The facts of the case showed that a lien conference was set for January 9, 2013, at 8:30 a.m. and one of the lien claimants, Orthomed, did not appear at the conference. Because Orthomed did not submit proof of prior timely payment of the lien activation fee, and because the WCJ reviewed the record and determined that the lien activation fee had not in fact been paid, the WCJ dismissed Orthomed’s lien with prejudice, without first issuing a notice of intention. The WCAB sustained the dismissal in a case classified as a significant panel decision.

Significant panel decisions are not binding precedent. Their intent is to augment the body of binding appellate court and en banc decisions. A panel decision will be deemed significant if: (1) it involves an issue of general interest to the workers’ compensation community; and (2) all Appeals Board members review the decision and agree that it is significant. (Elliott v. Workers’ Comp. Appeals Bd. (2010) 182 Cal.App.4th 355, 361, fn. 3 [75 Cal.Comp.Cases 81]; Larch v. Workers’ Comp. Appeals Bd. (1999) 64 Cal.Comp.Cases 1098, 1099-1100 (writ den.).)

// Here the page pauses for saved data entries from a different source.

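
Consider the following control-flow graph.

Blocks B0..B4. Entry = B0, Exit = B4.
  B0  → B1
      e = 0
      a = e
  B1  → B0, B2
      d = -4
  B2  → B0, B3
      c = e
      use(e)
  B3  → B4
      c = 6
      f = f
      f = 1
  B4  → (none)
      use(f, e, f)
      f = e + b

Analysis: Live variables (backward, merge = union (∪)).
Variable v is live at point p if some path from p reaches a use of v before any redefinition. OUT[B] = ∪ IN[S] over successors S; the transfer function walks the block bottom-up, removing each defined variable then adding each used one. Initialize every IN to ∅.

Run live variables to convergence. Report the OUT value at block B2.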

To ensure uniform application of the law concerning payment of the lien activation fee and consequences for failure to do so, the Appeals Board voted to grant reconsideration of the April 5 significant panel decision on Board motion (Lab. Code, § 5911; see also §§ 5900(b), 5906, 5315) and the Chairwoman of the Appeals Board, upon a majority vote of its members, reassigned this case to the Appeals Board as a whole for an en banc decision. (Lab. Code, § 115.)

Thus the WCAB sitting en banc rescinded the April 5, 2013 significant panel decision and issue a new en banc decision, Eliezer Figueroa v B.C. Doering Co., Employers Compensation Insurance Co that essentially reiterated the prior result. Now that the decision is en banc, it is binding authority in all trial level cases.